Now it’s official: The Federal Statistical Office put the inflation rate in Germany at 7.9 percent for May. The fact that the figure is higher than it has been for decades is mainly due to the areas of energy and food. War and delivery bottlenecks are accelerating the trend.

In May, the inflation rate in Germany reached a new high for the third month in a row since reunification. According to the Federal Statistical Office, consumer prices rose by 7.9 percent compared to the same month last year, thereby confirming its preliminary data from the end of May. “The last time there was a similarly high inflation rate in the former federal territory was in the winter of 1973/1974,” said the President of the Federal Office, Georg Thiel.

At that time, as a result of the first oil crisis, mineral oil prices had risen sharply. Currently, energy price increases are the main reason for the high inflation. “But we are also observing price increases for many other goods, especially food,” explained Thiel. In March 2022, the inflation rate was already 7.3 percent and then 7.4 percent in April.

Since the beginning of the war in Ukraine, the previously observed increase in energy prices has “increased noticeably” and is having a “significant” effect on the inflation rate, the statistics office emphasized.

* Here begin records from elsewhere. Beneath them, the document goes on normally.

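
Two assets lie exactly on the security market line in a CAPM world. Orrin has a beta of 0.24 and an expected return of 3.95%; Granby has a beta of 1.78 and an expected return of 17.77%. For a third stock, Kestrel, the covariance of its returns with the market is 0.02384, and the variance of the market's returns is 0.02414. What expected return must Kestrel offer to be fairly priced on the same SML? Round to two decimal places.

MRP = (17.77% − 3.95%) / (1.78 − 0.24) = 8.9740%
R_f = 3.95% − 0.24 × 8.9740% = 1.7962%
β_Kestrel = Cov / Var(R_m) = 0.02384 / 0.02414 = 0.9876
E(R_Kestrel) = R_f + β × MRP = 1.7962% + 0.9876 × 8.9740% = 10.66%

10.66%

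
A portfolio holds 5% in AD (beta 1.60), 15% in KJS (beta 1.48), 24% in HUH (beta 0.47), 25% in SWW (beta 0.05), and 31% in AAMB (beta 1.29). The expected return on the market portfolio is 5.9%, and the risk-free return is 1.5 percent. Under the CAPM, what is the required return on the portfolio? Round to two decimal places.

5.14%

β_P = Σ w_i β_i = 0.05×1.60 + 0.15×1.48 + 0.24×0.47 + 0.25×0.05 + 0.31×1.29 = 0.8272
MRP = 5.9% − 1.5% = 4.40%
E(R_P) = R_f + β_P × MRP = 1.5% + 0.8272 × 4.4% = 5.14%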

In addition, there are delivery bottlenecks due to interrupted supply chains – also due to the corona pandemic – as well as “significant price increases at the upstream economic levels”.

Energy prices rose by 38.3 percent within a year in May. The prices for light heating oil almost doubled (plus 94.8 percent); Natural gas has become more expensive by 55.2 percent and fuel has become 41 percent more expensive. Electricity increased by 21.5 percent.

Consumers also had to dig significantly deeper into their pockets for groceries in May than a year earlier: the prices for groceries rose by 11.1 percent compared to May 2021. The Federal Office explained that the upward pressure on prices “intensified again significantly” after an increase of 8.6 percent in April.

Edible fats and oils became significantly more expensive (plus 38.7 percent). The statisticians also observed double-digit inflation rates for meat and meat products (up 16.5 percent), dairy products and eggs (up 13.1 percent) and bread and cereal products (up 10.8 percent). Without the energy and food sectors, the inflation rate in May would have been 3.8 percent, according to the Federal Office.

The European Central Bank (ECB) considers a level of 2 percent to be ideal for the euro area. Because of the price hike, the ECB, led by President Christine Lagarde, wants to raise interest rates in July for the first time in eleven years.